O pedido de antecipação de tutela foi indeferido (4-DESPADEC19).

A parte autora interpôs agravo interno (4-PET21), o qual foi improvido pelo órgão colegiado desta Corte (4-ACOR30).

A União manifestou não possuir interesse em participar da ação rescisória (4-PET27).

A ANATEL manifestou não possuir interesse em participar da ação rescisória (4-PET29).

O MPF apresentou contestação (4-CONTEST26). Alegou que: (a) a autora pretende obter nova interpretação do texto legal e inexiste violação à norma jurídica no acórdão rescindendo; (b) a empresa de telefonia não poderia ter estabelecido cláusula abusiva em contrato de adesão; (c) a autora inova no conteúdo da defesa que havia apresentado na ação de origem, o que demonstra que pretende se valer da ação rescisória como sucedâneo recursal; (d) o precedente do STJ alegado pela autora, o qual subsidiou a edição da Súmula 371 do STJ, não se aplica ao caso concreto, porque é posterior ao acórdão rescindendo e porque tratou de discussão diversa da tratada no acórdão rescindendo; (e) o fundamento essencial da procedência da ação de origem é a violação à isonomia e as alegações da autora não afastam esse fundamento.

A parte autora apresentou réplica (11-RÉPLICA1).

A parte autora apresentou alegações finais, ocasião em que reiterou as alegações anteriores e afirmou que a parte ré teria apresentado confissão expressa na contestação (14-PET1).

A parte ré (MPF) apresentou alegações finais, rebatendo as alegações da autora (19-ALEGAÇÕES1).

Por fim, o MPF se manifestou no sentido de ser desnecessária nova manifestação (23-PARECER1).
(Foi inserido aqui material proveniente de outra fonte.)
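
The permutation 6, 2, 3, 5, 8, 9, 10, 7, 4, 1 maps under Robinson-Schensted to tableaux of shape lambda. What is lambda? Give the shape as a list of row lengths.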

O processo foi incluído em pauta.

É o relatório.

VOTO

1. Procuração, custas e depósito prévio:

Registro a presença da procuração do advogado da parte autora (4-PROCAUTO4 e 4-SUBSAUTOR5). Também registro que as custas iniciais e o depósito prévio previsto no artigo 968, II, do CPC, foram pagos (4-GUIAS_DE_CUSTAS3).

2. Decadência:

Não ocorreu a decadência desta ação rescisória porque o acórdão rescindendo transitou em julgado em 05/10/2016 (4-ANEXOSPET12, Página 184) e a rescisória foi ajuizada em 30/10/2017 (4-CAPA1, Página 2). Quando ajuizada, portanto, não havia ainda decorrido o prazo de dois anos previsto no art. 975 do CPC.
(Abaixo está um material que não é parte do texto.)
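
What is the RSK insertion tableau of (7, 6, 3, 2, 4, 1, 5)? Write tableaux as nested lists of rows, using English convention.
P = [[1, 4, 5], [2], [3], [6], [7]]

After inserting 7: P = [[7]].
After inserting 6: P = [[6], [7]].
After inserting 3: P = [[3], [6], [7]].
After inserting 2: P = [[2], [3], [6], [7]].
After inserting 4: P = [[2, 4], [3], [6], [7]].
After inserting 1: P = [[1, 4], [2], [3], [6], [7]].
After inserting 5: P = [[1, 4, 5], [2], [3], [6], [7]].

So P = [[1, 4, 5], [2], [3], [6], [7]].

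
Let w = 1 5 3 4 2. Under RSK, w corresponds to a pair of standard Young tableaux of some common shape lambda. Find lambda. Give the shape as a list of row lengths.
[3, 1, 1]

Row-insert each entry into an empty tableau.

After inserting 1: P = [[1]].
After inserting 5: P = [[1, 5]].
After inserting 3: P = [[1, 3], [5]].
After inserting 4: P = [[1, 3, 4], [5]].
After inserting 2: P = [[1, 2, 4], [3], [5]].

The final insertion tableau P = [[1, 2, 4], [3], [5]] has shape [3, 1, 1].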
3. Admissibilidade da ação rescisória:

A presente ação rescisória se mostra em tese cabível e deve ser admitida, porque estão presentes os requisitos legais que eventualmente poderão autorizar a rescisão da sentença, a saber:

(a) há acórdão que enfrentou o mérito e transitou em julgado (art. 966, caput, do CPC);

(b) o fundamento invocado pela parte autora está previsto como hipótese legal de cabimento de ação rescisória, conforme consta no artigo 966, inciso V, do CPC;

(c) se houve ou não violação da norma jurídica, isso é questão de mérito e nessa condição deve ser examinada.

Com essas considerações, tenho que em tese é cabível e deve ser admitida a ação rescisória proposta, passando ao exame de eventuais preliminares, ao exame do juízo rescindendo e, superado este, realizando então o exame do juízo rescisório.

4. Juízo rescindendo:

Hipótese do artigo 966, V ("violar manifestamente norma jurídica”).
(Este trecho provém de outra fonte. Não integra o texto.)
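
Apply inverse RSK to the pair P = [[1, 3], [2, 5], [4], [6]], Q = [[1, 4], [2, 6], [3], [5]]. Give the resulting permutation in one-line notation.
6 4 2 5 1 3

Reverse RSK: for i = n, n-1, ..., 1, locate i in Q, remove the corresponding corner cell from P, and reverse-bump its entry up through P; the value ejected from row 1 is w(i).

So w = 6 4 2 5 1 3.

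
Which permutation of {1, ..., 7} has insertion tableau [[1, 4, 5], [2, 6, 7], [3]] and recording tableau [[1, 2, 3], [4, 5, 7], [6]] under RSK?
3 6 7 2 4 1 5

Reverse the RSK construction: for i from n down to 1, find the cell of Q containing i, remove the entry at that cell from P, and reverse-bump it up through P; the value ejected from row 1 is w(i).

Step i=7: Q has 7 at row 2, column 3; remove 7 from row 2 of P and reverse-bump: 7 enters row 1 and ejects 5. So w(7) = 5. P is now [[1, 4, 7], [2, 6], [3]].
Step i=6: Q has 6 at row 3, column 1; remove 3 from row 3 of P and reverse-bump: 3 enters row 2 and ejects 2; 2 enters row 1 and ejects 1. So w(6) = 1. P is now [[2, 4, 7], [3, 6]].
Step i=5: Q has 5 at row 2, column 2; remove 6 from row 2 of P and reverse-bump: 6 enters row 1 and ejects 4. So w(5) = 4. P is now [[2, 6, 7], [3]].
Step i=4: Q has 4 at row 2, column 1; remove 3 from row 2 of P and reverse-bump: 3 enters row 1 and ejects 2. So w(4) = 2. P is now [[3, 6, 7]].
Step i=3: Q has 3 at row 1, column 3; remove that cell from P, ejecting 7. So w(3) = 7. P is now [[3, 6]].
Step i=2: Q has 2 at row 1, column 2; remove that cell from P, ejecting 6. So w(2) = 6. P is now [[3]].
Step i=1: Q has 1 at row 1, column 1; remove that cell from P, ejecting 3. So w(1) = 3. P is now [].

So w = 3 6 7 2 4 1 5.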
Sobre a hipótese em questão, é firme o entendimento doutrinário e jurisprudencial no sentido de que, para a ação rescisória fundada nesse inciso V do artigo 966 do CPC, é indispensável que haja afronta direta e induvidosa à lei.

Nesse sentido, precedentes do STJ:

PROCESSUAL CIVIL. AÇÃO RESCISÓRIA. ERRO DE FATO. QUESTÃO NÃO APRECIADA PELO ACÓRDÃO RESCINDENDO. VIOLAÇÃO DE LITERAL DISPOSITIVO DE LEI. OFENSA REFLEXA. IMPOSSIBILIDADE (...) 5. A pretensão rescisória, fundada no art. 485, inciso V, CPC, conforme o entendimento doutrinário e jurisprudencial, tem aplicabilidade quando o aresto ofusca direta e explicitamente a norma jurídica legal, não se admitindo a mera ofensa reflexa ou indireta. Nesse sentido: AR 1.192/PR, Rel. Min. HUMBERTO MARTINS, Primeira Seção, DJe 17/11/08. Ação rescisória improcedente. (AR 4.264/CE, Rel. Ministro HUMBERTO MARTINS, PRIMEIRA SEÇÃO, julgado em 27/04/2016, DJe 02/05/2016)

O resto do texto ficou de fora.